BAB
I
PENDAHULUAN
1.1
Latar
Belakang
Berawal dari bahan mentah yang telah merasuki pikirannya
sebagai bekal penghayatan yang dalam benak sastrawan menjadi sebuah rasa
menggelora, mengkristal menjadi kata-kata yang siap di tuangkan, yang pada
akhirnya membentuk rentetan kalimat hingga layak menjadi sebuah karya sastra.
Sumardo menyatakan bahwa sastrawan mendapat kepuasan jika ia mengetahui bahwa
pikiran dan perasaan yang di ungkapkannya dengan media karya sastra di terima
dengan baik oleh penikmat sastra. Jadi karya sastra merupakan suatu kegiatan
kreatif, sebuah karya seni, sedangkan sasatra merupakan ungkapan pribadi
manusia yang berupa pengalaman, perasaan dan keyakinan.
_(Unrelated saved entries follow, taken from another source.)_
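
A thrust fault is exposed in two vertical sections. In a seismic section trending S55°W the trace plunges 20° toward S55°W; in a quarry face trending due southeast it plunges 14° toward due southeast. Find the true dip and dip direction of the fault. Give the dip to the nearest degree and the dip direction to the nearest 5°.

The two traces are lines in the plane: v₁ = (sin 235°·cos 20°, cos 235°·cos 20°, −sin 20°), v₂ = (sin 135°·cos 14°, cos 135°·cos 14°, −sin 14°).
n = v₁ × v₂ = (-0.104, -0.421, 0.898) (taken with n_z > 0).
True dip = arccos(n_z / |n|) = arccos(0.9005) = 25.8°.
Dip direction = atan2(-0.104, -0.421) = 194° (azimuth of n's horizontal projection).

true dip 26°, dip direction 195°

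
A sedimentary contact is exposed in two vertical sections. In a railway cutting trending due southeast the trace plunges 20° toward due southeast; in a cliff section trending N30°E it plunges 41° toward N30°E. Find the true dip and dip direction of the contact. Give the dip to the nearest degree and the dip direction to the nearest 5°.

The two traces are lines in the plane: v₁ = (sin 135°·cos 20°, cos 135°·cos 20°, −sin 20°), v₂ = (sin 30°·cos 41°, cos 30°·cos 41°, −sin 41°).
The plane normal is n = v₁ × v₂ ∝ (0.659, 0.307, 0.685).
True dip = arccos(n_z / |n|) = arccos(0.6856) = 46.7°.
The horizontal component of n points toward azimuth atan2(n_x, n_y) = 65°, the dip direction.

true dip 47°, dip direction 065°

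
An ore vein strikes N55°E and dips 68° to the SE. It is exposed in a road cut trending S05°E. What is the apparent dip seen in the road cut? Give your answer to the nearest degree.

The section lies 60° from the strike.
tan(apparent dip) = tan 68° · sin 60° = 2.1435
apparent dip = arctan 2.1435 = 64.99°

65°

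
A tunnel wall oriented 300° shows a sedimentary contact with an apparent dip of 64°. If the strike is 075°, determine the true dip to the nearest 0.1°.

71.0°

The section is 45° from the strike.
tan(true dip) = tan 64° / sin 45° = 2.8996
true dip = arctan 2.8996 = 70.97°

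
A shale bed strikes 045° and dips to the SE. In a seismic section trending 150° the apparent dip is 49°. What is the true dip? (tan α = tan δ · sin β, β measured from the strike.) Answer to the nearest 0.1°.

The section is 75° from the strike.
tan δ = tan α / sin β = tan 49° / sin 75° = 1.1504 / 0.9659 = 1.1909
true dip = arctan 1.1909 = 49.98°

50.0°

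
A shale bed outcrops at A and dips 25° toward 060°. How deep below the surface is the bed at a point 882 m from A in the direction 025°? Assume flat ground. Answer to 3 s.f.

337 m

The hole lies 35° from the dip direction, so the down-dip offset is 882 × cos 35° = 722.49 m.
Depth = down-dip offset × tan(dip) = 722.49 × tan 25° = 722.49 × 0.4663
Depth = 336.90 m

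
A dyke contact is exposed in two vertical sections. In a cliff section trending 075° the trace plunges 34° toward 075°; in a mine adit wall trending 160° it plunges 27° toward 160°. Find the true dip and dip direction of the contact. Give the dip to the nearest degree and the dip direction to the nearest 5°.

Represent each trace as a vector plunging at its apparent dip toward its trend (east-north-up frame): v₁ = (0.801, 0.215, -0.559), v₂ = (0.305, -0.837, -0.454).
The plane normal is n = v₁ × v₂ ∝ (0.566, -0.193, 0.736).
tan δ = √(n_x²+n_y²)/n_z = 0.598/0.736, so δ = 39.1°.
The horizontal component of n points toward azimuth atan2(n_x, n_y) = 109°, the dip direction.

true dip 39°, dip direction 110°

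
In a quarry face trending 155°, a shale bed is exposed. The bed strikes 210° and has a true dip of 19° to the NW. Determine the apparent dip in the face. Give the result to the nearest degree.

16°

Angle between strike (210°) and section (155°): β = 55°.
tan α = tan 19° × sin 55° = 0.3443 × 0.8192 = 0.2821
apparent dip = arctan 0.2821 = 15.75°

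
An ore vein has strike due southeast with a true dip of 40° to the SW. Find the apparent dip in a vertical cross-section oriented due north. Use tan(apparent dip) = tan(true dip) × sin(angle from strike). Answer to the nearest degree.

The strike is due southeast and the section trends due north; the acute angle between them is β = 45°.
tan(apparent dip) = tan 40° · sin 45° = 0.5933
apparent dip = arctan 0.5933 = 30.68°

31°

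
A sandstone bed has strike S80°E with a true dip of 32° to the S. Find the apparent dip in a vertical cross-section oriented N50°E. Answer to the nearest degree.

The strike is S80°E and the section trends N50°E; the acute angle between them is β = 50°.
tan(apparent dip) = tan 32° · sin 50° = 0.4787
α = arctan(0.4787) = 25.58°

26°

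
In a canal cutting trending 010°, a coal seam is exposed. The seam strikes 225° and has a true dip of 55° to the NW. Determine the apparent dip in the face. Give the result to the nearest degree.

39°

The strike is 225° and the section trends 010°; the acute angle between them is β = 35°.
tan α = tan 55° × sin 35° = 1.4281 × 0.5736 = 0.8192
α = arctan(0.8192) = 39.32°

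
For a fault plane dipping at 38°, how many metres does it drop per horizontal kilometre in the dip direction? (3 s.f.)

drop per km = 1000 × tan 38° = 1000 × 0.7813

781 m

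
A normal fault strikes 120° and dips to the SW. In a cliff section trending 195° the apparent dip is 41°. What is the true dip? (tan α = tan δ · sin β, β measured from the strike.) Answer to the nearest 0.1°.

42.0°

The section is 75° from the strike.
tan δ = tan α / sin β = tan 41° / sin 75° = 0.8693 / 0.9659 = 0.9000
δ = arctan(0.9000) = 41.99°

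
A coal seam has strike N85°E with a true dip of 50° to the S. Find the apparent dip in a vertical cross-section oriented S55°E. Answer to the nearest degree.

37°

The strike is N85°E and the section trends S55°E; the acute angle between them is β = 40°.
tan α = tan 50° × sin 40° = 1.1918 × 0.6428 = 0.7660
α = arctan(0.7660) = 37.45°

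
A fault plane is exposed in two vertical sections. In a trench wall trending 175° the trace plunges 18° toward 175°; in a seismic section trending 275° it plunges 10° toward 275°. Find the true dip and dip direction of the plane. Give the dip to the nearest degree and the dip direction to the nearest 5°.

true dip 22°, dip direction 210°

Represent each trace as a vector plunging at its apparent dip toward its trend (east-north-up frame): v₁ = (0.083, -0.947, -0.309), v₂ = (-0.981, 0.086, -0.174).
The plane normal is n = v₁ × v₂ ∝ (-0.191, -0.318, 0.922).
Dip δ = arctan(|n_h|/n_z) = arctan(0.371/0.922) = 21.9°.
The horizontal component of n points toward azimuth atan2(n_x, n_y) = 211°, the dip direction.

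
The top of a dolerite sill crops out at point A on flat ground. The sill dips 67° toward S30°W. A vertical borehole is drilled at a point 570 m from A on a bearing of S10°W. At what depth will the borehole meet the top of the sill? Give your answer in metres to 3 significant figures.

1260 m

The hole lies 20° from the dip direction, so the down-dip offset is 570 × cos 20° = 535.62 m.
Depth = down-dip offset × tan(dip) = 535.62 × tan 67° = 535.62 × 2.3559
Depth = 1261.85 m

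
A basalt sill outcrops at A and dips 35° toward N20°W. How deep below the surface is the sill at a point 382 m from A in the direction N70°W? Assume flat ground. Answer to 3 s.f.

172 m

The hole lies 50° from the dip direction, so the down-dip offset is 382 × cos 50° = 245.54 m.
Depth = down-dip offset × tan(dip) = 245.54 × tan 35° = 245.54 × 0.7002
Depth = 171.93 m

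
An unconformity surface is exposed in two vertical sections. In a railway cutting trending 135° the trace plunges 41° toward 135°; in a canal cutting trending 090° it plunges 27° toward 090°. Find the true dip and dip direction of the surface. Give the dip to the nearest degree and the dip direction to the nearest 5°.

Represent each trace as a vector plunging at its apparent dip toward its trend (east-north-up frame): v₁ = (0.534, -0.534, -0.656), v₂ = (0.891, 0.000, -0.454).
n = v₁ × v₂ = (0.242, -0.342, 0.475) (taken with n_z > 0).
True dip = arccos(n_z / |n|) = arccos(0.7500) = 41.4°.
The horizontal component of n points toward azimuth atan2(n_x, n_y) = 145°, the dip direction.

true dip 41°, dip direction 145°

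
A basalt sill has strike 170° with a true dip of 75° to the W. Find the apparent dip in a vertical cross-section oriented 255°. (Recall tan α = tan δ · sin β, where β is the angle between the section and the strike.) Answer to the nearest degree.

The section lies 85° from the strike.
tan α = tan 75° × sin 85° = 3.7321 × 0.9962 = 3.7178
α = arctan(3.7178) = 74.95°

75°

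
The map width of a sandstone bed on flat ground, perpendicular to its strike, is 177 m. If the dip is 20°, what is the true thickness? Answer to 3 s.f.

True thickness t = w · sin(dip) = 177 × sin 20°
t = 177 × 0.3420 = 60.538 m

60.5 m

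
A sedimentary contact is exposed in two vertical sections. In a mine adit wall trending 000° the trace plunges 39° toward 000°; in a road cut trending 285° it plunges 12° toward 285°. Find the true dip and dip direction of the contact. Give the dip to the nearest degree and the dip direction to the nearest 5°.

true dip 39°, dip direction 000°

The two traces are lines in the plane: v₁ = (sin 0°·cos 39°, cos 0°·cos 39°, −sin 39°), v₂ = (sin 285°·cos 12°, cos 285°·cos 12°, −sin 12°).
The plane normal is n = v₁ × v₂ ∝ (-0.002, 0.595, 0.734).
Dip δ = arctan(|n_h|/n_z) = arctan(0.595/0.734) = 39.0°.
The horizontal component of n points toward azimuth atan2(n_x, n_y) = 360°, the dip direction.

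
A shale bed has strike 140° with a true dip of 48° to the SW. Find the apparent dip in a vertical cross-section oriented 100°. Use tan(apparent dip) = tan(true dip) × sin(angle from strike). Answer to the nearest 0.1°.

The strike is 140° and the section trends 100°; the acute angle between them is β = 40°.
tan(apparent dip) = tan 48° · sin 40° = 0.7139
α = arctan(0.7139) = 35.52°

35.5°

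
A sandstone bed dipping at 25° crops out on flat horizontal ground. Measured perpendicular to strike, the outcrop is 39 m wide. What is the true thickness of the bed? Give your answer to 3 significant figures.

16.5 m

True thickness t = w · sin(dip) = 39 × sin 25°
t = 39 × 0.4226 = 16.482 m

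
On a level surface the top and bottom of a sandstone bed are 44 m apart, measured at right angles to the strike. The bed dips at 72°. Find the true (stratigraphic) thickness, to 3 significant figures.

True thickness t = w · sin(dip) = 44 × sin 72°
t = 44 × 0.9511 = 41.846 m

41.8 m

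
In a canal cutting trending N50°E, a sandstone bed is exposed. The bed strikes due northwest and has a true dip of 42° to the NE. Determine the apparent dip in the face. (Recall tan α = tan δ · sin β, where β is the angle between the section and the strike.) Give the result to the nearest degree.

The strike is due northwest and the section trends N50°E; the acute angle between them is β = 85°.
tan α = tan 42° × sin 85° = 0.9004 × 0.9962 = 0.8970
apparent dip = arctan 0.8970 = 41.89°

42°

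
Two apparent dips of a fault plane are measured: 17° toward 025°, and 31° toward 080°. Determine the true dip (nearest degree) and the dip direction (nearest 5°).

The two traces are lines in the plane: v₁ = (sin 25°·cos 17°, cos 25°·cos 17°, −sin 17°), v₂ = (sin 80°·cos 31°, cos 80°·cos 31°, −sin 31°).
Cross product v₁ × v₂ gives the pole to the plane: n ∝ (0.403, 0.039, 0.671).
True dip = arccos(n_z / |n|) = arccos(0.8565) = 31.1°.
Dip direction = atan2(0.403, 0.039) = 85° (azimuth of n's horizontal projection).

true dip 31°, dip direction 085°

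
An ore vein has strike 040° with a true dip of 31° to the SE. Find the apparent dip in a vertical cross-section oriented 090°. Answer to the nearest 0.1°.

24.7°

The section lies 50° from the strike.
tan α = tan 31° × sin 50° = 0.6009 × 0.7660 = 0.4603
apparent dip = arctan 0.4603 = 24.72°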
Perkembangan karya sastra Indonesia merupakan cermin
kehidupan Indonesia dan identitas serta kemajuan peradaban bangsa Indonesia.
Berbagai perubahan yang terjadi di suatu Negara, seperti IPTEK maupun akibat
peristiwa alam merupakan bagian inspirasi di dalam penulisan karya sastra.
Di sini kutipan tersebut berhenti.